Cuentan en los pasillos del Congreso del Estado, y ya trascendió sus muros, que una de las diputadas que más han renegado porque no les entregan las famosas “herramientas legislativas” (mucha lana, entiéndase), es la también célebre #LadyPollos o #LadyMallasAntiviolación, la fresnillense Iris Aguirre.

Su molestia, según ha trascendido en los corrillos de la Legislatura, es que supuestamente ya tenía “apalabrados” muchos presuntos destinos para esos recursos, y comprometidos un montón de apoyos para el norte del estado. Seguramente, dicen las víboras, han de ser más pollos, mallas, y regalitos para el Día de la Madre…

 

… Y SUPERFLUA

El chiste es que la cosa no para ahí, y como si no faltaran cosas más importantes sobre las cuales legislar, la propia Aguirre –diputada por el Partido Encuentro Social– junto con algunos de sus colegas se han dedicado a legislar trivialidades, o hacer exhortos a medio mundo para que “se porten bien”.

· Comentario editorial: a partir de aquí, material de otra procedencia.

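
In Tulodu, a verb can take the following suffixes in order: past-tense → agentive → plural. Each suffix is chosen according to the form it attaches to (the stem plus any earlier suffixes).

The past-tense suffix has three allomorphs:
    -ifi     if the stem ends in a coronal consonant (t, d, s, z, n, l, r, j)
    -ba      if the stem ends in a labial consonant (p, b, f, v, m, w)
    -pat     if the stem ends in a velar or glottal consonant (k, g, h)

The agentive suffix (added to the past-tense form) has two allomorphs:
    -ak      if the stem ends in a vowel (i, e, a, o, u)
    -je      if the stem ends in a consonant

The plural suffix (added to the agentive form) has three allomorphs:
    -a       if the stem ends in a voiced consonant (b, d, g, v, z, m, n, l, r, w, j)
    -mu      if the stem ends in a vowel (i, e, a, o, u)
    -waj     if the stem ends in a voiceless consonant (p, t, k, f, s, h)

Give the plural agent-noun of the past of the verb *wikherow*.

*wikherow*: final consonant = /w/, labial → -ba → *wikherowba*.
Since the final sound of the past-tense form *wikherowba* is /a/ (a vowel), it takes -ak, giving *wikherowbaak*.
Since the final sound of the agentive form *wikherowbaak* is /k/ (a voiceless consonant), it takes -waj, giving *wikherowbaakwaj*.

wikherowbaakwaj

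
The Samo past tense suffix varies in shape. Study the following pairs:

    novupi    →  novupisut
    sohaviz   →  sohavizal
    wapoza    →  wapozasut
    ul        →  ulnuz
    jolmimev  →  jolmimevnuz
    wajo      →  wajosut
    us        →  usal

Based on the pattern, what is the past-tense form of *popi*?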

Entre las más recientes tareas abordadas como si fueran asuntos vitales, están varios ejemplos de la banalidad legislativa, como darles nombramientos vacuos, inútiles y cargados de soberbia a varias ciudades del estado, como si eso fuera a resolver alguna problemática social. ¿Y la gente, el pueblo, sus necesidades… qué?

 

CAÍN Y ABEL

Entre las broncas que se han desatado al interior de los partidos políticos por las cochinas ambiciones de poder personal, hay una que los mirones del pueblo están criticando a rabiar… y deleitándose de lo enredado del asunto, sobre todo porque la bronca, como dicen los dichos, “se queda en familia”.

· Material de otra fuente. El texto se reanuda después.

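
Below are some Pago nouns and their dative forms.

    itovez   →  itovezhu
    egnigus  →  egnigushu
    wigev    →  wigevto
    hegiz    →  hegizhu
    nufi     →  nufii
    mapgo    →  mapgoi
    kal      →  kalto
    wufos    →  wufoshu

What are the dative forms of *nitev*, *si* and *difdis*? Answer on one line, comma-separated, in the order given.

nitevto, sii, difdishu

The alternation tracks the final sound of the stem — -hu when the stem ends in a sibilant (*itovez*, *egnigus*, *hegiz*, *wufos*); -to when the stem ends in a non-sibilant consonant (*wigev*, *kal*); -i when the stem ends in a vowel (*nufi*, *mapgo*).
*nitev* — final sound /v/ (a non-sibilant consonant) → -to → *nitevto*.
*si*: final sound = /i/, a vowel → -i → *sii*.
The final sound of *difdis* is /s/, which is a sibilant, so the suffix is -hu, giving *difdishu*.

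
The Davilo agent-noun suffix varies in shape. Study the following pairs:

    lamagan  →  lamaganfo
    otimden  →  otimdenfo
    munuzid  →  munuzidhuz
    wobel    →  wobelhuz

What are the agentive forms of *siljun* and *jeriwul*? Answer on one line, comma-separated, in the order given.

siljunfo, jeriwulhuz

The suffix is conditioned by the final consonant: -fo when the stem ends in a nasal (*lamagan*, *otimden*); -huz when the stem ends in a non-nasal consonant (*munuzid*, *wobel*).
The final consonant of *siljun* is /n/, which is a nasal, so the suffix is -fo, giving *siljunfo*.
*jeriwul*: final consonant = /l/, non-nasal → -huz → *jeriwulhuz*.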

Y es que muchos se entretienen viendo cómo es que Lupita Adabache (o sea, la cara de Saúl Monreal, dicen), está impugnando la decisión de cambio en la posición 1 de las plurinominales al Congreso, pero lo curioso es que la impugnada es… ¡Verónica Díaz! (o sea, la cara de David Monreal, dicen). Lo dicho: entre monreales te veas. ¿A quién le va?

APÁTICOS

Algunas tremendas víboras UAZtecas aseguran, juran y perjuran porque sus ojitos lo vieron, que en estos días hubo elecciones. Sí, un proceso para seleccionar a miembros del Consejo Universitario, que se supone es el máximo órgano de la máxima casa de estudios del estado. Pero que casi nadie les hizo caso.

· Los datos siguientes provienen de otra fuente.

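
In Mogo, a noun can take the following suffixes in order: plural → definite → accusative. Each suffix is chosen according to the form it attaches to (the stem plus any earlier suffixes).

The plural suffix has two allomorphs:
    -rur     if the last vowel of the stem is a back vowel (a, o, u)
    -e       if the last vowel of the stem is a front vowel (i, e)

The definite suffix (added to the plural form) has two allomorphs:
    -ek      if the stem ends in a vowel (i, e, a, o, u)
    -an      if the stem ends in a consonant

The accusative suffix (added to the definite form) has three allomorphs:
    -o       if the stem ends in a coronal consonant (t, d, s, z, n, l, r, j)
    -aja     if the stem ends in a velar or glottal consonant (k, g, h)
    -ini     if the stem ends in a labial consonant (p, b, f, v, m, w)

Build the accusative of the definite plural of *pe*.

peeekaja

The last vowel of *pe* is /e/, which is a front vowel, so the plural suffix is -e, giving *pee*.
The final sound of the plural form *pee* is /e/, which is a vowel, so the definite suffix is -ek, giving *peeek*.
Since the final consonant of the definite form *peeek* is /k/ (velar/glottal), it takes -aja, giving *peeekaja*.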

Cuentan, con sonora admiración, cómo se enteraron de que incluso en una de las casillas instaladas para tal efecto, ¡contabilizaron la sensacional suma de tres (sí, tres) votos! De plano, dicen, parece que ya a nadie le importa la Universidad Autónoma de Zacatecas… ni siquiera a los que se dicen universitarios. ¡Qué lástima, qué pena, qué bochorno!